Отец Сэма был родом из Бруклина; в Вирджинии 1970-х годов этот округ Нью-Йорка считали зарубежьем, а не просто стильным районом. Отец был янки, что в понимании Сэма было плохо, но мальчику всегда казалось, что его отец особенный, что с ним происходит нечто, о чем не знают окружающие. Это ощущение усиливалось по субботам, которые они проводили вместе, рассматривая старые отцовские слайды с изображением Кони-Айленда или перебирая коллекции марок, когда-то принадлежавшие деду Сэма. Мальчику очень нравилось касаться кончиками пальцев гладких покрытых целлофаном страниц альбомов и слышать треск, который они издавали при переворачивании. Сэма восхищали и удивляли старомодные фотографии и цены – один цент, три цента! – на марках.
В другие субботы они ездили вдвоем на берег океана, где отец учил Сэма кататься на океанских волнах на красно-синем брезентовом поплавке. А если волны были слишком большими, они спрыгивали в воду и занимались бодисерфингом: Сэм катался на папиной спине, обхватив его за шею руками. Отец научил мальчика нырять под волны, которые сначала его пугали, и задерживать дыхание до тех пор, пока волна, достигнув пика, не отхлынет и не спадет до лодыжек. Во время отлива они охотились на моллюсков, выискивая небольшие пузырьки воздуха во влажном песке берега, а потом копая в нужном месте как можно глубже и быстрее. Во время прилива Сэм с отцом ловили крабов, привязывая куриные шеи к сеткам и опуская их в воду с пирса.
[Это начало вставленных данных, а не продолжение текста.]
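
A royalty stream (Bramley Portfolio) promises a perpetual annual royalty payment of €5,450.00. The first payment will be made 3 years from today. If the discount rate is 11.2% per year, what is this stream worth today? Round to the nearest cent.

€39352.19

Value at end of year 2: C / r = €5,450.00 / 0.112 = €48,660.7143
Discount to today: PV = €48,660.7143 / (1 + 0.112)^2 = €48,660.7143 / 1.236544 = €39,352.19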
Задача Сэма заключалась в том, чтобы держать леску и ждать поклева; почувствовав рывок, мальчик в волнении прыгал то на одной, то на другой ноге, пока отец, подбегавший к нему, вытаскивал леску из воды, быстро перебирая руками, и обхватывал сеть вокруг ничего не подозревавших крабов.
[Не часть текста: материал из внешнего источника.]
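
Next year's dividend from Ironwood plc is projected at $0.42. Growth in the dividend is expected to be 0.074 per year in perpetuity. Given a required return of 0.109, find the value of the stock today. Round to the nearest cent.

$12.00

Growing perpetuity: P = D₁ / (r − g) = $0.4200 / (0.109 − 0.074) = $12.00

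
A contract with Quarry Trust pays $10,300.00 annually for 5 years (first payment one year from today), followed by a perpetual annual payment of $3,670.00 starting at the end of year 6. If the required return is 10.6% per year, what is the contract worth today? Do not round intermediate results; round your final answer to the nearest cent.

PV of 5-year annuity: $10,300.00 × [1 − (1+0.106)^−5] / 0.106 = 38453.91099
Perpetuity value at year 5: $3,670.00 / 0.106 = 34622.64151
PV of perpetuity: 34622.64151 / (1+0.106)^5 = 20921.10235
Total PV = 38453.91099 + 20921.10235 = 59375.01334

$59375.01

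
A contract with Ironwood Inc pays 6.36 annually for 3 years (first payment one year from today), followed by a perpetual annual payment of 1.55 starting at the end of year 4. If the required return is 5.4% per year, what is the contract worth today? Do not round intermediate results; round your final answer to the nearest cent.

PV of 3-year annuity: 6.36 × [1 − (1+0.054)^−3] / 0.054 = 17.19085
Perpetuity value at year 3: 1.55 / 0.054 = 28.70370
PV of perpetuity: 28.70370 / (1+0.054)^3 = 24.51411
Total PV = 17.19085 + 24.51411 = 41.70496

41.70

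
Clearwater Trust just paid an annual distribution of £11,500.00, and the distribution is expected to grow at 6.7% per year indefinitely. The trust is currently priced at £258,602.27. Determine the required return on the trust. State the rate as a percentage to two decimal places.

D₁ = £11,500.00 × 1.067 = £12,270.5000
P = D₁/(r − g) ⇒ r = D₁/P + g = £12,270.5000/£258,602.27 + 0.067 = 0.047449 + 0.067 = 0.114449

11.44%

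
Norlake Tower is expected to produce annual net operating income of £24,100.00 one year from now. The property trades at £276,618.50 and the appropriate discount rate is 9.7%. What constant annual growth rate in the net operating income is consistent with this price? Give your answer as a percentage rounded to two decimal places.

0.99%

P = D₁/(r−g) ⇒ g = r − D₁/P = 0.097 − £24,100.00/£276,618.50 = 0.009876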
Когда в их пенополистироловой корзине царапалось с дюжину крабов, отец с сыном с триумфом везли их домой, чтобы сварить живьем. Отец бросал смешно дрыгавших клешнями крабов из корзины прямо в высокую кастрюлю с кипятком, и они, ударяясь о поверхность, потешно шипели. Иногда крабу удавалось выбраться из кастрюли, и Сэм выбегал в коридор и оттуда наблюдал, крича от восторга, как дезориентированный краб в течение нескольких секунд ползал боком туда-сюда, ударяясь то о шкафы, то о холодильник, пока отцу наконец не удавалось наступить ему на спину, поднять за две ножки и бросить обратно в кипяток, на этот раз с концами. Сэм был из тех детей, которые кривятся от одной мысли о том, чтобы мучить животных, но он был любимчиком отца, а отец был его любимчиком, поэтому мальчик успокаивал себя тем, что противные чудища с их острыми, зубчатыми клешнями, которые однажды до крови распороли папе большой палец, получают по заслугам.